En outre, je le dis haut et fort: le parti au pouvoir ne peut aucunement sortir vainqueur de ces prochaines élections si toutes les dispositions sont prises pour un processus libre et transparent. Les populations veulent en finir avec ce système. Le peuple a déjà exprimé son ras-le-bol et veut sanctionner ce système. Ghazouani a perdu la confiance du peuple mauritanien.
JS : Quels sont les grands défis de ce scrutin? Quelle devrait être la priorité du prochain président de la Mauritanie? Qu’en est-il de l’esclavage dans le pays?
KD : Les grands défis et enjeux de ces scrutins sont l’organisation en elle-même du scrutin en toute transparence ; il faut donner la possibilité aux Mauritaniens de choisir en toute liberté leur président.

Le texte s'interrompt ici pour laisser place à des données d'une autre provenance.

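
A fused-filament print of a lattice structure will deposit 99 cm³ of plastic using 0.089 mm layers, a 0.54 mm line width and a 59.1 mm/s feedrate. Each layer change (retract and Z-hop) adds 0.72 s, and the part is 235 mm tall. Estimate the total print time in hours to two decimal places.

10.21 hours

Bead cross-section: 0.089 × 0.54 → 0.04806 mm².
Path length: 99000 mm³ / 0.04806 mm² → 2059925.1 mm.
Print-move time = 2059925.1 / 59.1 = 34854.9 s.
Layers = ⌈235/0.089⌉ = 2641.
Non-print overhead = 2641 × 0.72 = 1901.52 s.
Total = 34854.9 + 1901.52 = 36756.42 s = 10.21 hours.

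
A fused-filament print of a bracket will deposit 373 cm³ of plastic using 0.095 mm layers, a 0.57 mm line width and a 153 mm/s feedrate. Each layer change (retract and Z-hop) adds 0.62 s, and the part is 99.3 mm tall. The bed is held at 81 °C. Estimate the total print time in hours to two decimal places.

12.69 hours

Extrusion cross-section = 0.095 × 0.57, so 0.05415 mm².
Toolpath length = 373 cm³ / 0.05415 mm² = 373000 / 0.05415 = 6888273.3 mm.
Print-move time = 6888273.3 / 153, so 45021.4 s.
Layer count = ceil(99.3 / 0.095) = 1046.
Z-hop total = 1046 × 0.62, so 648.52 s.
Altogether 45021.4 + 648.52 = 45669.92 s, i.e. 12.69 hours.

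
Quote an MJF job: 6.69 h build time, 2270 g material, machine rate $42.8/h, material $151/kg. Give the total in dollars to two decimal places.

$629.10

Machine-time cost: 42.8 × 6.69 → $286.332.
Feedstock cost = 151 × 2270/1000 = $342.77.
Total = 286.332 + 342.77 = 629.102 ≈ $629.10.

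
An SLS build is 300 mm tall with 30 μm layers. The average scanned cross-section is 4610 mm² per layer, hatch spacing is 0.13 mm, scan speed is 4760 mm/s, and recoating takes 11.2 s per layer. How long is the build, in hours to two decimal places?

51.81 hours

Number of layers: 300 / 0.03 → 10000 (rounded up).
Per-layer scan distance: 4610 / 0.13 → 35461.5 mm.
Per-layer scan time = 35461.5 / 4760, so 7.4499 s.
Layer cycle = 7.4499 + 11.2, so 18.6499 s.
Total: 10000 × 18.6499 s = 186499 s → 51.81 hours.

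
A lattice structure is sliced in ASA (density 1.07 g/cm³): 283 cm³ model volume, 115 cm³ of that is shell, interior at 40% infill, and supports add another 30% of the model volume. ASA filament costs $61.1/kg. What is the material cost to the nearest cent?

$17.46

Volume inside the shell = 283 − 115, so 168 cm³.
Deposited infill = 0.40 × 168, so 67.2 cm³.
Support = 0.30 × 283 = 84.9 cm³.
Deposited volume = 115 + 67.2 + 84.9, so 267.1 cm³.
Mass = 267.1 × 1.07, so 285.797 g.
At $61.1/kg: 285.797/1000 × 61.1 = $17.46.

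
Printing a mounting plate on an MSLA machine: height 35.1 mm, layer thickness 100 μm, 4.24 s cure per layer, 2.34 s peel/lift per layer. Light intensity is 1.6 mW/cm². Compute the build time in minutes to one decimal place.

Number of layers: 35.1 / 0.1 → 351 (rounded up).
Per-layer time = 4.24 + 2.34, so 6.58 s.
Total = 351 × 6.58 = 2309.58 s = 38.5 minutes.

38.5 minutes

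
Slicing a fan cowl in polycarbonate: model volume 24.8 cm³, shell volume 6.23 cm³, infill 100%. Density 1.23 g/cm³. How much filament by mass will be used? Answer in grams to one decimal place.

Volume inside the shell = 24.8 − 6.23, so 18.57 cm³.
Infill volume: 1.00 × 18.57 → 18.57 cm³.
Total printed volume = 6.23 + 18.57 = 24.8 cm³.
Mass: 24.8 × 1.23 → 30.504 g.

30.5 g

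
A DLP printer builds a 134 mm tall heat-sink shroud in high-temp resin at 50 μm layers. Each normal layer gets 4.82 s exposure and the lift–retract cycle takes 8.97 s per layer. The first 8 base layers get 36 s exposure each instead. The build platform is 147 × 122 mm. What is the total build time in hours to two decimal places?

Layers = ⌈134/0.05⌉ = 2680.
Burn-in layers = 8 × (36 + 8.97) = 359.76 s.
Remaining layers: 2672 × (4.82 + 8.97) → 36846.88 s.
Total = 359.76 + 36846.88 = 37206.64 s = 10.34 hours.

10.34 hours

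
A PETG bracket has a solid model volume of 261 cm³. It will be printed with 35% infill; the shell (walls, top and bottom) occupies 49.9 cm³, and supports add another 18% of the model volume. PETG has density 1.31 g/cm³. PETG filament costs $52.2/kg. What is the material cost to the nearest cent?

$11.68

Volume inside the shell: 261 − 49.9 → 211.1 cm³.
Infill deposited = 0.35 × 211.1 = 73.885 cm³.
Support = 0.18 × 261 = 46.98 cm³.
Deposited volume = 49.9 + 73.885 + 46.98, so 170.765 cm³.
Mass: 170.765 × 1.31 → 223.70215 g.
At $52.2/kg: 223.70215/1000 × 52.2 = $11.68.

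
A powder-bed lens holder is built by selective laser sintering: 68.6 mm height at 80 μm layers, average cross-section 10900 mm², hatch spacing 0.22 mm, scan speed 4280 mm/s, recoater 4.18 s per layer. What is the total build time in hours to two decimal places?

Layers = ⌈68.6/0.08⌉ = 858.
Hatch length per layer = 10900 / 0.22, so 49545.5 mm.
Laser time per layer = 49545.5 / 4280 = 11.5761 s.
Layer cycle = 11.5761 + 4.18 = 15.7561 s.
858 layers × 15.7561 s/layer = 13518.7338 s, i.e. 3.76 hours.

3.76 hours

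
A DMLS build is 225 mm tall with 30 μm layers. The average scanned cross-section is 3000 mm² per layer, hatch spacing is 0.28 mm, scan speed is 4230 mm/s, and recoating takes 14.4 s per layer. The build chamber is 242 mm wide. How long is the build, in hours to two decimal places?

Layer count = ceil(225 / 0.03) = 7500.
Hatch length per layer: 3000 / 0.28 → 10714.3 mm.
Per-layer scan time = 10714.3 / 4230, so 2.5329 s.
Time per layer: 2.5329 + 14.4 → 16.9329 s.
Total: 7500 × 16.9329 s = 126996.75 s → 35.28 hours.

35.28 hours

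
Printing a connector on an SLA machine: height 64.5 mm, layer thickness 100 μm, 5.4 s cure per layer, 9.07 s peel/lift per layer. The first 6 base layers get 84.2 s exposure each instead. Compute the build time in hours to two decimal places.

2.72 hours

Layers = ⌈64.5/0.1⌉ = 645.
Base layers = 6 × (84.2 + 9.07), so 559.62 s.
Normal layers: 639 × (5.4 + 9.07) → 9246.33 s.
Sum: 559.62 + 9246.33 = 9805.95 s → 2.72 hours.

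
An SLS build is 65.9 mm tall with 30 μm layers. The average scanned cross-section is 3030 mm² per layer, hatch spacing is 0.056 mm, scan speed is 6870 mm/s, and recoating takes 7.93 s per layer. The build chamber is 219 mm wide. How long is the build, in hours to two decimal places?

9.65 hours

Layer count = ceil(65.9 / 0.03) = 2197.
Per-layer scan distance = 3030 / 0.056 = 54107.1 mm.
Laser time per layer = 54107.1 / 6870, so 7.8759 s.
Per-layer time: 7.8759 + 7.93 → 15.8059 s.
Total: 2197 × 15.8059 s = 34725.5623 s → 9.65 hours.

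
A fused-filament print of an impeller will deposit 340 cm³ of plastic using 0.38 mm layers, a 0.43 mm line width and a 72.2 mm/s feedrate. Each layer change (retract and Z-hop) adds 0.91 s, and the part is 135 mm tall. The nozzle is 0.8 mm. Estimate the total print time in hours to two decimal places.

Bead cross-section: 0.38 × 0.43 → 0.1634 mm².
Toolpath length = 340 cm³ / 0.1634 mm² = 340000 / 0.1634 = 2080783.4 mm.
Print-move time: 2080783.4 / 72.2 → 28819.7 s.
Layer count = ceil(135 / 0.38) = 356.
Z-hop total = 356 × 0.91, so 323.96 s.
Total = 28819.7 + 323.96 = 29143.66 s = 8.10 hours.

8.10 hours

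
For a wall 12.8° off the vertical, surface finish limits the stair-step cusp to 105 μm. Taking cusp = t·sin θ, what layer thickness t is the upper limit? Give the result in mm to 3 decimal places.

t = h_c / sin θ = 0.105 / 0.2215 = 0.474 mm.

0.474 mm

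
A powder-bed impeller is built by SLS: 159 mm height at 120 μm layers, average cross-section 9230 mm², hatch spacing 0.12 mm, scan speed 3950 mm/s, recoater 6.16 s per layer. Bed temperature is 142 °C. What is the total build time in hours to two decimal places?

Number of layers: 159 / 0.12 → 1325 (rounded up).
Hatch length per layer = 9230 / 0.12, so 76916.7 mm.
Scan time per layer: 76916.7 / 3950 → 19.4726 s.
Per-layer time = 19.4726 + 6.16, so 25.6326 s.
Total: 1325 × 25.6326 s = 33963.195 s → 9.43 hours.

9.43 hours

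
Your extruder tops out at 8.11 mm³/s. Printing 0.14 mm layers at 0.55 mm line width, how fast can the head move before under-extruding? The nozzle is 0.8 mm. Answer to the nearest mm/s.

105 mm/s

Extrusion cross-section = 0.14 × 0.55 = 0.077 mm².
v_max = Q/A = 8.11/0.077 = 105.32 mm/s → 105 mm/s.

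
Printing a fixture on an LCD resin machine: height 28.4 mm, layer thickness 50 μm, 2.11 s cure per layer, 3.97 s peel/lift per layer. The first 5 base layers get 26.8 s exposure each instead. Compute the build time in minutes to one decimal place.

59.6 minutes

Number of layers: 28.4 / 0.05 → 568 (rounded up).
Burn-in layers = 5 × (26.8 + 3.97) = 153.85 s.
Remaining layers = 563 × (2.11 + 3.97) = 3423.04 s.
Sum: 153.85 + 3423.04 = 3576.89 s → 59.6 minutes.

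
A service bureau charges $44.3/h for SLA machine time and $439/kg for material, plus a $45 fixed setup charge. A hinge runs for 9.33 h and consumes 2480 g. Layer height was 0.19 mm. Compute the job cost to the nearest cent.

Time charge = 44.3 × 9.33, so $413.319.
Feedstock cost: 439 × 2480/1000 → $1088.72.
Adding setup: 413.319 + 1088.72 + 45 → 1547.039 ≈ $1547.04.

$1547.04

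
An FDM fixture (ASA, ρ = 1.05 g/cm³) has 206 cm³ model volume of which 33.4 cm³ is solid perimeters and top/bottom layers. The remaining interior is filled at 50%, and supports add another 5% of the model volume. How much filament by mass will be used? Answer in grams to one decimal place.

Interior volume = 206 − 33.4 = 172.6 cm³.
Infill deposited = 0.50 × 172.6 = 86.3 cm³.
Support: 0.05 × 206 → 10.3 cm³.
Deposited volume = 33.4 + 86.3 + 10.3 = 130 cm³.
Mass: 130 × 1.05 → 136.5 g.

136.5 g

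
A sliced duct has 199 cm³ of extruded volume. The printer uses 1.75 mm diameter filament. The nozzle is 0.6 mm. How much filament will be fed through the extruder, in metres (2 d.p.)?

82.73 m

Cross-section of 1.75 mm filament: π·(1.75/2)² = 2.4053 mm².
Length = 199 cm³ / 2.4053 mm² = 199000 / 2.4053 = 82733.96 mm = 82.73 m.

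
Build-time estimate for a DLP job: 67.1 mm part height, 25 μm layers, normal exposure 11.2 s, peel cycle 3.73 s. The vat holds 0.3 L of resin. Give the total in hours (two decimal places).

Layer count = ceil(67.1 / 0.025) = 2684.
Cycle time = 11.2 + 3.73 = 14.93 s.
Total = 2684 × 14.93 = 40072.12 s = 11.13 hours.

11.13 hours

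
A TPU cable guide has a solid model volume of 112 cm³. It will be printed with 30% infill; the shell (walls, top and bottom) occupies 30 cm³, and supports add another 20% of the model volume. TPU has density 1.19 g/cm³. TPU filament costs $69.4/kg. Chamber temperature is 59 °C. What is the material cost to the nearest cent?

$6.36

Interior volume: 112 − 30 → 82 cm³.
Infill deposited = 0.30 × 82, so 24.6 cm³.
Support = 0.20 × 112 = 22.4 cm³.
Total printed volume = 30 + 24.6 + 22.4 = 77 cm³.
Mass: 77 × 1.19 → 91.63 g.
Cost = 91.63 g / 1000 × $69.4/kg = $6.36.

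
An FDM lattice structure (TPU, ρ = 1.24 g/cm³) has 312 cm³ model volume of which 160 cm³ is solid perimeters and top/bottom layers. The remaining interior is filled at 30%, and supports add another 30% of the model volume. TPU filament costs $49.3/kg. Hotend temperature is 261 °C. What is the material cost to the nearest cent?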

La jeunesse est particulièrement excitée et suit de près le processus. J’en appelle donc à la vigilance et au respect strict et minutieux du processus en toute clarté.
L’esclavage dans notre pays reste un sujet omniprésent, je le regrette très fort et salue les efforts des organisateurs comme SOS Esclaves et autres. J’invite nos autorités à faire plus d’efforts, car c’est inacceptable que ce sujet demeure toujours un problème au 21ème siècle. Il faut alourdir davantage les sanctions à l’encontre de toutes ces personnes inhumaines qui pratiquent cette connerie.
JS : Longtemps minée par des coups d’État et violences jihadistes, la Mauritanie est aujourd’hui un pays stable et sécurisé, à l’inverse des autres pays sahéliens. Est-ce un succès du régime en place?
KD : La Mauritanie doit d’abord en finir avec l’armée au pouvoir et laisser les civils diriger ce pays. Ceci pose déjà un sérieux problème pour notre pays. Je n’ai jamais été d’accord avec les coups d’État mais je trouve que le plus important pour la stabilité dans notre pays c’est d’abord de combattre les militaires politiciens.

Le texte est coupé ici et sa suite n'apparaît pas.